The Government of Afghanistan, with international community support, has mounted a concerted National Drugs Control Strategy (NDCS). Based on the mutually reinforcing approaches of interdiction, eradication, and alternative livelihoods, the NDCS has set out ambitious goals. It aims to reduce opium poppy cultivation by 70% in 5 years and totally eliminate it in 10 years, and interdict and prosecute trafficking, processing, and distribution of narcotics and precursor materials. It also aims to forfeit drug-generated assets of those benefiting from opium poppy cultivation, control money laundering, and promote better regional and international anti-narcotics cooperation.

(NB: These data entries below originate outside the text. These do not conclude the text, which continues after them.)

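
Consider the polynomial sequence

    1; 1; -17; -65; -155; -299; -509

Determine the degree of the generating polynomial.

3

Δ: 0, -18, -48, -90, -144, -210
Δ²: -18, -30, -42, -54, -66
Δ³: -12, -12, -12, -12
The third differences are constant, so the polynomial has degree 3.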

In terms of overall drug control, this strategy has produced some positive results. UNODC’s initial 2005 assessment suggests a decrease in cultivation from 131,000 hectares (ha) in 2004 to 104,000 ha in 2005, a significant decline of 21%.
Afghanistan’s opium trade is fueling narco-terrorism, drug trafficking, money laundering, and other illicit activities. As the source of three quarters of total world heroin production, the illicit trade contributes to drug abuse and the spread of HIV/AIDS
However, heavy snow and rain conditions in early 2005 and the absence of largescale poppy diseases (contrary to the situation in 2004) have boosted yields in 2005, increasing from 32 kilogram (kg) per ha in 2004 to a projected 39 kg in 2005 for an overall productivity gain of some 22%. As a result, Afghanistan’s total 2005 opium production is expected to yield some 4,100 tons, only a 2% decrease from 2004’s harvest (although still well below a peak production of 4,600 tons in 1999). Because of increased per hectare productivity in 2005, Afghanistan will retain its dubious distinction of producing some 87% of world opium, says UNODC.
As an essential complement to interdiction and elimination activities, the “alternative livelihoods” approach will only be successful if drug control objectives are mainstreamed into all development activities, particularly rural development programs. ADB’s irrigation rehabilitation and water resource management activities, in particular, will make a measured contribution to the huge task of reducing—and then eliminating—Afghanistan’s drug economy and its attendant problems (see related story).
To beat opium for good, however, Afghanistan needs to build an economy that provides an annual income of some $1,000 per year, said Ashraf Ghani, as reported in Bloomberg Markets magazine. Although this is not a huge sum, it is five times 2005 levels—a measure of how much and how quickly Afghanistan’s economy will have to grow if the scourge of poppy production is to be eliminated.